Opinion
February 25, 1999
Appeal from the County Court of Tompkins County (Sherman, J.).
On September 24, 1996, defendant entered his place of employment in the village of Dryden, Tompkins County, and shot and killed a co-worker. After a trial, at which defendant introduced, extensive testimony concerning his mental condition at the time of the crime, the jury acquitted defendant of murder in the second degree, and finding that defendant acted under the influence of extreme emotional disturbance ( see, Penal Law § 125.25. [1]), convicted him of manslaughter in the first degree ( see, Penal Law § 125.20). Sentenced to an indeterminate term of imprisonment of 12 1/2 to 25 years, defendant appeals.

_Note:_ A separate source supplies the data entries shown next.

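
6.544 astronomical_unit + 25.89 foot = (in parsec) 3.173e-05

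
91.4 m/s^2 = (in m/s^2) 91.4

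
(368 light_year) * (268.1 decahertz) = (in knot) 1.814e+22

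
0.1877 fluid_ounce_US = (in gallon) 0.001466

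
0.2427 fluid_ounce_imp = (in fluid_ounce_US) 0.2332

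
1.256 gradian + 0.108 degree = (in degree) 1.238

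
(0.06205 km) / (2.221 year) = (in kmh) 3.189e-06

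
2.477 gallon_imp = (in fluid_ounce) 380.8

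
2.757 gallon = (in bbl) 0.06564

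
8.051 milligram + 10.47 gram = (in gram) 10.48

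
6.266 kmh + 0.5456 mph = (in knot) 3.857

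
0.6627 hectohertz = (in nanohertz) 6.627e+10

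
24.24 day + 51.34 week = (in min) 5.524e+05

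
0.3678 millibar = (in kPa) 0.03678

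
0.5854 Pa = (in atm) 5.777e-06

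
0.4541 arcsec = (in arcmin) 0.007568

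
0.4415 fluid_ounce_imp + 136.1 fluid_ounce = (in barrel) 0.0254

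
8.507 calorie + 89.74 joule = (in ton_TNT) 2.996e-08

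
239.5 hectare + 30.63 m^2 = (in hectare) 239.5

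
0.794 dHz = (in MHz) 7.94e-08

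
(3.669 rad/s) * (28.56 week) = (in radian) 6.337e+07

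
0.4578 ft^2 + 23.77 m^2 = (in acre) 0.005884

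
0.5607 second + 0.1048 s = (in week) 1.1e-06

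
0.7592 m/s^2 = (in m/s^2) 0.7592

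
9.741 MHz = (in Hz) 9.741e+06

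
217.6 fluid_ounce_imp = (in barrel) 0.03889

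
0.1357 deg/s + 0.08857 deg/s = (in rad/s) 0.003914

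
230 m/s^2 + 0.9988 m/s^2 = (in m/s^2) 231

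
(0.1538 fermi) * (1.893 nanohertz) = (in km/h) 1.048e-24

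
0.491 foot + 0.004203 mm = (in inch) 5.892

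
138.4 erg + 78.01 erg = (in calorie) 5.172e-06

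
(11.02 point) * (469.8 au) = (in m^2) 2.732e+11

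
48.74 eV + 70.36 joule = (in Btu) 0.06669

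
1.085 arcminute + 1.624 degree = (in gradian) 1.825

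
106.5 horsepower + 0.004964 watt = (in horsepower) 106.5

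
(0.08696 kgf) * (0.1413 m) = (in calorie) 0.0288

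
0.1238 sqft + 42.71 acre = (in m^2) 1.728e+05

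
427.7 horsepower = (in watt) 3.189e+05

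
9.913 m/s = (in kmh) 35.69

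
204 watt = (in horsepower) 0.2736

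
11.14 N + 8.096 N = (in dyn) 1.924e+06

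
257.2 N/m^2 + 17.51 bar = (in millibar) 1.751e+04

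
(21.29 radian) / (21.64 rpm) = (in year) 2.979e-07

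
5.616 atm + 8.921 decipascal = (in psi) 82.53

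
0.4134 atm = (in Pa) 4.189e+04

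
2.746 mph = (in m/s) 1.228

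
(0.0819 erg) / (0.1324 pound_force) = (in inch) 5.475e-07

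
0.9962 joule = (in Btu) 0.0009442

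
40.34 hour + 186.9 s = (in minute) 2424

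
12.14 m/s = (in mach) 0.03565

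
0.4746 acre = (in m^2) 1921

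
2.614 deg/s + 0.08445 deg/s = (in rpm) 0.4497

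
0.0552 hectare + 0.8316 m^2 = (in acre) 0.1366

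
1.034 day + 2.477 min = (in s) 8.949e+04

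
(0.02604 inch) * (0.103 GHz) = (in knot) 1.324e+05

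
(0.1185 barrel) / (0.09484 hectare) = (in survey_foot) 6.517e-05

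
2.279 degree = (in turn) 0.006331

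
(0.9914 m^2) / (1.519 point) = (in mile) 1.15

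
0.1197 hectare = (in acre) 0.2958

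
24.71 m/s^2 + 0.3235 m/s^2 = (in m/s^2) 25.03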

During jury, deliberations, several jurors informed County Court that juror number three was behaving oddly and at times appeared confused. After conducting in camera interviews of each of the concerned jurors, as well as with juror number three, the court denied defendant's motion to discharge the juror and declare a mistrial, and permitted the jury to return to its deliberations. Defendant maintains that this was reversible error, for the juror was "grossly unqualified to serve" (CPL 270.35).
We affirm. A juror is grossly unqualified "`when it becomes obvious that [the] juror possesses a state of mind which would prevent the rendering of an impartial verdict'" ( People v. Buford, 69 N.Y.2d 290, 298, quoting People v. West, 92 A.D.2d 620, 622 [Mahoney, P. J., dissenting], rev'd on dissenting opn below 62 N.Y.2d 708). The decision to disqualify turns on the facts of each particular case, and is to be arrived at only after the trial court has made a. "probing and tactful inquiry" into the particular circumstances ( People v. Buford, supra, at 299; see, People v. Townsley, 240 A.D.2d 955, 959, lv denied 90 N.Y.2d 943). If that has occurred, the trial court's findings are to be given great deference ( see, People v. Matiash, 197 A.D.2d 794, 795, lv denied 82 N.Y.2d 899).
County Court's inquiry, conducted in the presence of both counsel and defendant, revealed that the foreperson and three other jurors noticed a problem with juror number three — who was eighty years of age — when they resumed their deliberations after a dinner break of particular concern to them was his refusal to vote a second time on an issue on which he had previously voted because he believed he was not privy to the same information as the other jurors, his statement that he had only attended two sessions of the proceedings while the other jurors had attended many more, and his preoccupation with recounting events of his life that occurred 40 years ago. Juror number three had also complained that he was having difficulty sleeping, which he attributed to a combination of a failure to take his sleep medication and the effects of being sequestered. Questioned by the court, however, juror number three, who had served on several juries in the past, assured the court that he had no trouble "remembering the testimony or the law that the court gave." There was no indication that he was incapable of continuing to deliberate.
After assessing the information it had heard, County Court concluded that it was more than likely that juror number three's behavior was a manifestation of his being tired rather than that he lacked the capacity to serve as a juror, and directed that the jury continue its deliberations the following morning. To ensure that those deliberations proceeded properly, the court instructed the foreperson to advise if the problems respecting juror three's conduct continued; significantly, no such advice was forthcoming. It is also noteworthy that when the jury was polled, juror number three unhesitatingly affirmed that the verdict announced was indeed his verdict.
Defendant's claim that his sentence was harsh and excessive is unavailing. As the sentence imposed is within the statutory limits and there has been no showing that County Court abused its discretion or that exceptional circumstances exist, it is not to be disturbed ( see generally, People v. Kenny, 175 A.D.2d 404, 407, lv denied 78 N.Y.2d 1012).
Mikoll, J. P., Spain, Carpinello and Graffeo, JJ., concur.
Ordered that the judgment is affirmed.